Tak brzmi napis na głazie ustawionym w miejscu egzekucji z 23 lipca 1943 roku.
Mija 72 lat od mordu pod wsią Sławiec. O tej egzekucji Jerzy Smurzyński pisał:
"...Nie ulega wątpliwości, że egzekucja w Sławcu była dziełem grupy Müllera. Podaje to dokument Delegatury Rządu "Przegląd ważniejszych wydarzeń w kraju z sierpnia 1943 roku." O mordowaniu w Sławcu więźniów z łomżyńskiego więzienia mówi także „Meldunek z VI d" i opracowane na jego podstawie depesze dla BBC i Świtu. W dokumentach tych czytamy m.in.: „W tymże czasie z więzienia w Łomży zabrano około 200 osób dawniej aresztowanych, wywieziono do lasu pod wsią Sławiec i tam wymordowano. Wśród wymordowanych pod Sławcem było dużo inteligencji m.in. księża…"
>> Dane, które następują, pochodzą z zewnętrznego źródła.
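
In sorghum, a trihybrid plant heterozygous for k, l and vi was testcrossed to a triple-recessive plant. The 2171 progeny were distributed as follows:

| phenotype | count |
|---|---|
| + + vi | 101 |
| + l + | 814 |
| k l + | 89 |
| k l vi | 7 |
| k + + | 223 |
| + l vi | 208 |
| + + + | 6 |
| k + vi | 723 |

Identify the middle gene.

l

The two most frequent reciprocal classes, k + vi and + l +, are the parental types, so the F1 was k + vi / + l +.
The two rarest classes, k l vi and + + +, are the double crossovers. Comparing them with the parentals, only the l allele has switched, so l is the middle locus and the order is vi – l – k.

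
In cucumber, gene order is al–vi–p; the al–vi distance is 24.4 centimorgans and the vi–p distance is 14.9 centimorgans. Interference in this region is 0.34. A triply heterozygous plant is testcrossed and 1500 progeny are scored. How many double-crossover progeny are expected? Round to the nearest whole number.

36

Map distances give recombination frequencies of 0.244 and 0.149 for the two intervals.
With interference 0.34 (so coincidence = 0.66), expected double-crossover frequency = 0.244 × 0.149 × 0.66 = 0.02399.
Expected number = 0.02399 × 1500 = 35.99 ≈ 36.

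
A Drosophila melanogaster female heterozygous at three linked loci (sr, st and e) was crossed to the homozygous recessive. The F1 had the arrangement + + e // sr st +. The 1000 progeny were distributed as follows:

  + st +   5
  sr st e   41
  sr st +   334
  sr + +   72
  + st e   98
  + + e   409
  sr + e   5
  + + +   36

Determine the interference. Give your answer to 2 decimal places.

The two rarest classes, sr + e and + st +, are the double crossovers. Comparing them with the parentals, only the sr allele has switched, so sr is the middle locus and the order is st – sr – e.
st–sr: (170 + 10)/1000 = 0.1800; sr–e: (77 + 10)/1000 = 0.0870.
Expected DCO frequency = 0.1800 × 0.0870 ≈ 0.01566; observed = 10/1000 ≈ 0.01000.
Coefficient of coincidence = 0.01000/0.01566 ≈ 0.64; interference = 1 − 0.64 = 0.36.

0.36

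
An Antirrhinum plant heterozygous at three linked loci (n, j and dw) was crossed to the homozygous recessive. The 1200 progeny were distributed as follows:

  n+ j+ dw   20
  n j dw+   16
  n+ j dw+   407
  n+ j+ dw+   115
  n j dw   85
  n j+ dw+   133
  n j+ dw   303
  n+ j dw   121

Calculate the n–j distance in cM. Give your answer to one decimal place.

19.7 cM

The two most frequent reciprocal classes, n+ j dw+ and n j+ dw, are the parental types, so the F1 was n+ j dw+ / n j+ dw.
The two rarest classes, n j dw+ and n+ j+ dw, are the double crossovers. Comparing them with the parentals, only the n allele has switched, so n is the middle locus and the order is j – n – dw.
Crossovers in the j–n interval produce the single-crossover classes n+ j+ dw+ and n j dw (115 + 85 = 200) plus the double crossovers (36).
RF(j–n) = (200 + 36) / 1200 = 236/1200 = 0.1967 → 19.7 cM.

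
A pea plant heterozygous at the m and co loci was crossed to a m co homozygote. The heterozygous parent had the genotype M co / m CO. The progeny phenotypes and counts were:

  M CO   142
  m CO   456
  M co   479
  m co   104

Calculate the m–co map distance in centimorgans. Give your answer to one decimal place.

The recombinant classes are M CO and m co: 142 + 104 = 246.
Recombination frequency = 246/1181 = 0.2083 ≈ 20.8%, i.e. 20.8 centimorgans.

20.8 centimorgans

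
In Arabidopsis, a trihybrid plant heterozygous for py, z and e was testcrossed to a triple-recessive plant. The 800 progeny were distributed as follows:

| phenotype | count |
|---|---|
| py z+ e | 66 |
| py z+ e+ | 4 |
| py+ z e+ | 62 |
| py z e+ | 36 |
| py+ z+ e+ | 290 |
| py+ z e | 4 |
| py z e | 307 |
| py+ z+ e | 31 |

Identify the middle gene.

py

The two most frequent reciprocal classes, py+ z+ e+ and py z e, are the parental types, so the F1 was py+ z+ e+ / py z e.
The two rarest classes, py z+ e+ and py+ z e, are the double crossovers. Comparing them with the parentals, only the py allele has switched, so py is the middle locus and the order is z – py – e.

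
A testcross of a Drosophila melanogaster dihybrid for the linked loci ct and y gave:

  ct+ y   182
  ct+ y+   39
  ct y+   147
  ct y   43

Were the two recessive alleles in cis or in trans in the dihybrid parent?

trans

The two most frequent classes are ct+ y (182) and ct y+ (147); these are the parental (non-recombinant) types.
So the F1 carried ct+ y on one chromosome and ct y+ on the other — the recessive alleles are on opposite chromosomes (trans / repulsion).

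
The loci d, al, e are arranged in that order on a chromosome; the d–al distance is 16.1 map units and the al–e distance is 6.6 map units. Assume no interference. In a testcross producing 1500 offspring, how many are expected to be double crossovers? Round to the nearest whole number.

Map distances give recombination frequencies of 0.161 and 0.066 for the two intervals.
With no interference, expected double-crossover frequency = 0.161 × 0.066 = 0.01063.
Expected number = 0.01063 × 1500 = 15.94 ≈ 16.

16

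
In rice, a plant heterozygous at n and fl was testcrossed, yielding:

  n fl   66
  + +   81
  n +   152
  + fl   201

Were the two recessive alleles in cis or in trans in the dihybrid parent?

trans

The two most frequent classes are + fl (201) and n + (152); these are the parental (non-recombinant) types.
So the F1 carried + fl on one chromosome and n + on the other — the recessive alleles are on opposite chromosomes (trans / repulsion).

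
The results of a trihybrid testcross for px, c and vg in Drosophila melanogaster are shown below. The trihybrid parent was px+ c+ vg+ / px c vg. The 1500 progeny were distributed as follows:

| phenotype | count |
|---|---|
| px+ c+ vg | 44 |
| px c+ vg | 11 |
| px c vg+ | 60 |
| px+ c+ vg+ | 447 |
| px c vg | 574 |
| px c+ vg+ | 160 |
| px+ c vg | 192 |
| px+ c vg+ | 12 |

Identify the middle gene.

c

The two rarest classes, px+ c vg+ and px c+ vg, are the double crossovers. Comparing them with the parentals, only the c allele has switched, so c is the middle locus and the order is vg – c – px.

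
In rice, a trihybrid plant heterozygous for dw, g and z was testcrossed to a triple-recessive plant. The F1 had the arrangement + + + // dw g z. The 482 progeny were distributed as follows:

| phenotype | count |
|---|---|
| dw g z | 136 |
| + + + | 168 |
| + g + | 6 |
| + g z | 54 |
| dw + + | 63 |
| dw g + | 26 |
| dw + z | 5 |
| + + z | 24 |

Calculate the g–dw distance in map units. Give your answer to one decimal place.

26.6 map units

The two rarest classes, + g + and dw + z, are the double crossovers. Comparing them with the parentals, only the g allele has switched, so g is the middle locus and the order is z – g – dw.
Crossovers in the g–dw interval produce the single-crossover classes dw + + and + g z (63 + 54 = 117) plus the double crossovers (11).
RF(g–dw) = (117 + 11) / 482 = 128/482 = 0.2656 → 26.6 map units.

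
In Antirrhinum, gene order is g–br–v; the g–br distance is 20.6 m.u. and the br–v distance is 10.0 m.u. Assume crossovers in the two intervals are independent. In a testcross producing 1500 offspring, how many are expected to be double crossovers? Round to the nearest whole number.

31

Map distances give recombination frequencies of 0.206 and 0.100 for the two intervals.
With no interference, expected double-crossover frequency = 0.206 × 0.100 = 0.02060.
Expected number = 0.02060 × 1500 = 30.90 ≈ 31.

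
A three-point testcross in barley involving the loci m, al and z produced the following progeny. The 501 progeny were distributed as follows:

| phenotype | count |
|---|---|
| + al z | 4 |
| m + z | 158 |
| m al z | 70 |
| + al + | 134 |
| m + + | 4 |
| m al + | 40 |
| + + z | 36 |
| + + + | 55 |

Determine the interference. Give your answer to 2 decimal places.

The two most frequent reciprocal classes, m + z and + al +, are the parental types, so the F1 was m + z / + al +.
The two rarest classes, m + + and + al z, are the double crossovers. Comparing them with the parentals, only the z allele has switched, so z is the middle locus and the order is m – z – al.
m–z: (76 + 8)/501 = 0.1677; z–al: (125 + 8)/501 = 0.2655.
Expected DCO frequency = 0.1677 × 0.2655 ≈ 0.04452; observed = 8/501 ≈ 0.01597.
Coefficient of coincidence = 0.01597/0.04452 ≈ 0.36; interference = 1 − 0.36 = 0.64.

0.64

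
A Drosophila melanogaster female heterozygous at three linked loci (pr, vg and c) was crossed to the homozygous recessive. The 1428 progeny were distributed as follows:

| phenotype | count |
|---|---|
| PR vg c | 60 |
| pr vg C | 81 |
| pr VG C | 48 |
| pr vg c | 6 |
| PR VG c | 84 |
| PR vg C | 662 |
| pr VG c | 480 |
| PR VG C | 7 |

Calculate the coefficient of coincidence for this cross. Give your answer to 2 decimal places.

0.86

The two most frequent reciprocal classes, PR vg C and pr VG c, are the parental types, so the F1 was PR vg C / pr VG c.
The two rarest classes, PR VG C and pr vg c, are the double crossovers. Comparing them with the parentals, only the vg allele has switched, so vg is the middle locus and the order is c – vg – pr.
c–vg: (108 + 13)/1428 = 0.0847; vg–pr: (165 + 13)/1428 = 0.1246.
Expected DCO frequency = 0.0847 × 0.1246 ≈ 0.01055; observed = 13/1428 ≈ 0.00910.
Coefficient of coincidence = 0.00910/0.01055 ≈ 0.86.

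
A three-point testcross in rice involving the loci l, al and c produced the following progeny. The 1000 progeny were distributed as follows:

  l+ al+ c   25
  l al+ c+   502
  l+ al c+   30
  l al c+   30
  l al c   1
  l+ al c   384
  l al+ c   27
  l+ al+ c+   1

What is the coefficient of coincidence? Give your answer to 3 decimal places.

0.595

The two most frequent reciprocal classes, l al+ c+ and l+ al c, are the parental types, so the F1 was l al+ c+ / l+ al c.
The two rarest classes, l+ al+ c+ and l al c, are the double crossovers. Comparing them with the parentals, only the l allele has switched, so l is the middle locus and the order is c – l – al.
c–l: (57 + 2)/1000 = 0.0590; l–al: (55 + 2)/1000 = 0.0570.
Expected DCO frequency = 0.0590 × 0.0570 ≈ 0.00336; observed = 2/1000 ≈ 0.00200.
Coefficient of coincidence = 0.00200/0.00336 ≈ 0.595.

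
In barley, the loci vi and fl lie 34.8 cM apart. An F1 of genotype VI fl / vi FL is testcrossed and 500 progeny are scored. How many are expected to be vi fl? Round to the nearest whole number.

87

A map distance of 34.8 cM corresponds to a recombination frequency of 0.348.
The F1 is VI fl / vi FL, so vi fl is a recombinant gamete class with expected frequency r/2 = 0.348/2 = 0.1740.
Expected number = 0.1740 × 500 = 87.00 ≈ 87.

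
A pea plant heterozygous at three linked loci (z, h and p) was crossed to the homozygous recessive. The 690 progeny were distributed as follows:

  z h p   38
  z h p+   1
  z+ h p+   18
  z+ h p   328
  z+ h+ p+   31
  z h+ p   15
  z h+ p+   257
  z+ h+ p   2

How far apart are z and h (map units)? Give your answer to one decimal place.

10.4 map units

The two most frequent reciprocal classes, z h+ p+ and z+ h p, are the parental types, so the F1 was z h+ p+ / z+ h p.
The two rarest classes, z h p+ and z+ h+ p, are the double crossovers. Comparing them with the parentals, only the h allele has switched, so h is the middle locus and the order is p – h – z.
Crossovers in the h–z interval produce the single-crossover classes z+ h+ p+ and z h p (31 + 38 = 69) plus the double crossovers (3).
RF(h–z) = (69 + 3) / 690 = 72/690 = 0.1043 → 10.4 map units.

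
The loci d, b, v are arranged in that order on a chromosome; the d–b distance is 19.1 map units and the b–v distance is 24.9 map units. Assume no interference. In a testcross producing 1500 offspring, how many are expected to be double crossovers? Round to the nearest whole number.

Map distances give recombination frequencies of 0.191 and 0.249 for the two intervals.
With no interference, expected double-crossover frequency = 0.191 × 0.249 = 0.04756.
Expected number = 0.04756 × 1500 = 71.34 ≈ 71.

71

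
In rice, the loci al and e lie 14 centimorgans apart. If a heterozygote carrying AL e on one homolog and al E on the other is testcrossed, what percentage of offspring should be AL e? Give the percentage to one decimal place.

A map distance of 14 centimorgans corresponds to a recombination frequency of 0.140.
The F1 is AL e / al E, so AL e is a parental gamete class with expected frequency (1 − r)/2 = 0.860/2 = 0.4300.
That is 0.4300 = 43.0% of the progeny.

43.0%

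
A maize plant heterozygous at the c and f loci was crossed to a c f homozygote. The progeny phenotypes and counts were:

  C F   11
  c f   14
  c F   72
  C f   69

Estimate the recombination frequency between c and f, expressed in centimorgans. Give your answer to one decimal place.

The two most frequent classes, C f (69) and c F (72), are the parental types, so the F1 was C f / c F.
The recombinant classes are C F and c f: 11 + 14 = 25.
Recombination frequency = 25/166 = 0.1506 ≈ 15.1%, i.e. 15.1 centimorgans.

15.1 centimorgans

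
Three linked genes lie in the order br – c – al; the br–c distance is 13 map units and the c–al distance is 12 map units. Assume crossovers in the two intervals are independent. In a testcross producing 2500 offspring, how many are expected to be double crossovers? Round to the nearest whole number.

39

Map distances give recombination frequencies of 0.130 and 0.120 for the two intervals.
With no interference, expected double-crossover frequency = 0.130 × 0.120 = 0.01560.
Expected number = 0.01560 × 2500 = 39.00 ≈ 39.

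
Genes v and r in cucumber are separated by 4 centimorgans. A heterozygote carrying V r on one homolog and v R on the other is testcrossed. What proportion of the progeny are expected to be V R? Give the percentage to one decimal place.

2.0%

A map distance of 4 centimorgans corresponds to a recombination frequency of 0.040.
The F1 is V r / v R, so V R is a recombinant gamete class with expected frequency r/2 = 0.040/2 = 0.0200.
That is 0.0200 = 2.0% of the progeny.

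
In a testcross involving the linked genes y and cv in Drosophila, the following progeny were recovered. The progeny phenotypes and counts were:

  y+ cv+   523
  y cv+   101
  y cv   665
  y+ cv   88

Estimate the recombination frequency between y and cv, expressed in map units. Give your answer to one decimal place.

13.7 map units

The two most frequent classes, y+ cv+ (523) and y cv (665), are the parental types, so the F1 was y+ cv+ / y cv.
The recombinant classes are y+ cv and y cv+: 88 + 101 = 189.
Recombination frequency = 189/1377 = 0.1373 ≈ 13.7%, i.e. 13.7 map units.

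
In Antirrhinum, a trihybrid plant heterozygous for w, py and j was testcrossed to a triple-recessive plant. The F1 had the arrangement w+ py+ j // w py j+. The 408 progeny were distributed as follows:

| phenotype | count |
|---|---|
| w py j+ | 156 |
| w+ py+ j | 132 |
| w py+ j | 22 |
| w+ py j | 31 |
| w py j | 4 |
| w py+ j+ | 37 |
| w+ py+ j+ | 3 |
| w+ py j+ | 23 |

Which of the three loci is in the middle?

j

The two rarest classes, w+ py+ j+ and w py j, are the double crossovers. Comparing them with the parentals, only the j allele has switched, so j is the middle locus and the order is w – j – py.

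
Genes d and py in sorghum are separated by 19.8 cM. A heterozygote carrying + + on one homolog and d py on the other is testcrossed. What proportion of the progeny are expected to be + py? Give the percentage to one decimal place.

9.9%

A map distance of 19.8 cM corresponds to a recombination frequency of 0.198.
The F1 is + + / d py, so + py is a recombinant gamete class with expected frequency r/2 = 0.198/2 = 0.0990.
That is 0.0990 = 9.9% of the progeny.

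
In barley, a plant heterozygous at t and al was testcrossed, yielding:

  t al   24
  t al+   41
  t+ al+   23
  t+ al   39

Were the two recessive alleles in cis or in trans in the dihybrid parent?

trans

The two most frequent classes are t+ al (39) and t al+ (41); these are the parental (non-recombinant) types.
So the F1 carried t+ al on one chromosome and t al+ on the other — the recessive alleles are on opposite chromosomes (trans / repulsion).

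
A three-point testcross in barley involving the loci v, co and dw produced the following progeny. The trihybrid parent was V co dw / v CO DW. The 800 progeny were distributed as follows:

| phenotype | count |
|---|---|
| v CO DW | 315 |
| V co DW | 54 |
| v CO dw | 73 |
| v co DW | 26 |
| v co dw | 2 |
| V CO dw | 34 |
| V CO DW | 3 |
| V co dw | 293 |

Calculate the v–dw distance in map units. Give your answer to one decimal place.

The two rarest classes, v co dw and V CO DW, are the double crossovers. Comparing them with the parentals, only the v allele has switched, so v is the middle locus and the order is co – v – dw.
Crossovers in the v–dw interval produce the single-crossover classes V co DW and v CO dw (54 + 73 = 127) plus the double crossovers (5).
RF(v–dw) = (127 + 5) / 800 = 132/800 = 0.1650 → 16.5 map units.

16.5 map units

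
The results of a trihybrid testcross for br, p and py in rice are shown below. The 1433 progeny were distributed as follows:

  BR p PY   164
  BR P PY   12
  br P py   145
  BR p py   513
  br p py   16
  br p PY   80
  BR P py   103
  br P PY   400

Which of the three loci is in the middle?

br

The two most frequent reciprocal classes, br P PY and BR p py, are the parental types, so the F1 was br P PY / BR p py.
The two rarest classes, BR P PY and br p py, are the double crossovers. Comparing them with the parentals, only the br allele has switched, so br is the middle locus and the order is py – br – p.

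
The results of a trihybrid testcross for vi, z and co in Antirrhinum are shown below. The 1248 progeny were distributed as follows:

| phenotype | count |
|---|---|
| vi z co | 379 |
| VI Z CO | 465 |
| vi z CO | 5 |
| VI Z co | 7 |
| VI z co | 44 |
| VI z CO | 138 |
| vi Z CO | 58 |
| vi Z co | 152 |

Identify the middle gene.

The two most frequent reciprocal classes, vi z co and VI Z CO, are the parental types, so the F1 was vi z co / VI Z CO.
The two rarest classes, vi z CO and VI Z co, are the double crossovers. Comparing them with the parentals, only the co allele has switched, so co is the middle locus and the order is z – co – vi.

co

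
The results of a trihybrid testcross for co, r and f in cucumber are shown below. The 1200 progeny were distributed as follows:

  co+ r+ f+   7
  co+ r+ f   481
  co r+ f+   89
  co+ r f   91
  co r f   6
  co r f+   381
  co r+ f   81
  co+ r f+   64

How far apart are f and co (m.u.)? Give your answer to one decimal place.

The two most frequent reciprocal classes, co+ r+ f and co r f+, are the parental types, so the F1 was co+ r+ f / co r f+.
The two rarest classes, co+ r+ f+ and co r f, are the double crossovers. Comparing them with the parentals, only the f allele has switched, so f is the middle locus and the order is co – f – r.
Crossovers in the co–f interval produce the single-crossover classes co r+ f and co+ r f+ (81 + 64 = 145) plus the double crossovers (13).
RF(co–f) = (145 + 13) / 1200 = 158/1200 = 0.1317 → 13.2 m.u.

13.2 m.u.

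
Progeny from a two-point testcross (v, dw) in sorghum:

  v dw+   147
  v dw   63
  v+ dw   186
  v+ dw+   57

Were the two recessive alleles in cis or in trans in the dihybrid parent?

trans

The two most frequent classes are v+ dw (186) and v dw+ (147); these are the parental (non-recombinant) types.
So the F1 carried v+ dw on one chromosome and v dw+ on the other — the recessive alleles are on opposite chromosomes (trans / repulsion).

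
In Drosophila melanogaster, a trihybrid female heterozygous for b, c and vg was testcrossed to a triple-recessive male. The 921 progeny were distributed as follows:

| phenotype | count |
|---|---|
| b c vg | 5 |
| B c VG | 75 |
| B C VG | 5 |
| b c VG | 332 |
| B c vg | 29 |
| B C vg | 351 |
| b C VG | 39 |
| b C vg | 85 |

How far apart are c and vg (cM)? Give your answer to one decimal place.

The two most frequent reciprocal classes, B C vg and b c VG, are the parental types, so the F1 was B C vg / b c VG.
The two rarest classes, B C VG and b c vg, are the double crossovers. Comparing them with the parentals, only the vg allele has switched, so vg is the middle locus and the order is c – vg – b.
Crossovers in the c–vg interval produce the single-crossover classes B c vg and b C VG (29 + 39 = 68) plus the double crossovers (10).
RF(c–vg) = (68 + 10) / 921 = 78/921 = 0.0847 → 8.5 cM.

8.5 cM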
"...Przebieg egzekucji można odtworzyć z relacji mieszkańca wsi Sławiec, Feliksa Jankowskiego: "…Daty dokładnie nie przypominam, ale wydaje się, że w sierpniu 1943 roku, pewnego dnia w godzinach popołudniowych wyjechałem w pole po owies… Kiedy załadowałem owies, zobaczyłem, że drogą koło lasu jadą cztery samochody niemieckie. Dwa samochody były ciężarowe z obudowanymi skrzyniami ładunkowymi, dwa natomiast osobowe. W samochodach zauważyłem Niemców. Byli oni ubrani w mundury koloru szaro-zielonego… Wjechali do lasu… i zatrzymali się. W tym miejscu las był rzadki, porośnięty tylko krzakami, z pola było widać co się tam dzieje. - Widziałem, jak dwóch Niemców… oglądało okopy… W pewnym momencie jeden z nich machnął ręką, jakby kogoś przywołując. Wtedy z samochodów ciężarowych wyszli umundurowani i uzbrojeni Niemcy, którzy otworzyli drzwi w jednym z samochodów ciężarowych… Jeden z Niemców wyprowadził mężczyznę… i poprowadził go nad okop. Tam wystrzelił do niego z pistoletu w głowę… Drugi z Niemców bezpośrednio po egzekucji przyprowadził nad okop następną osobę… Był to też mężczyzna. Egzekucja odbyła się w ten sam sposób… Patrzyłem na to będąc na polu z odległości około 150 metrów… Łącznie rozstrzelano 71 osób dorosłych i dwoje małych dzieci w wieku 5-6 lat… Po zakończeniu egzekucji Niemcy zakopali częściowo zwłoki, po czym odjechali… w stronę Łomży. Następnego dnia przyjechali do naszej wsi żandarmi z Miastkowa i polecili sołtysowi, aby 10 ludzi zakopało należycie ciała zamordowanych, to znaczy, żeby zrównali okop z otaczającym terenem… Nadmieniam, że w lesie koło Sławca podobne egzekucje miały miejsce w innych dniach…".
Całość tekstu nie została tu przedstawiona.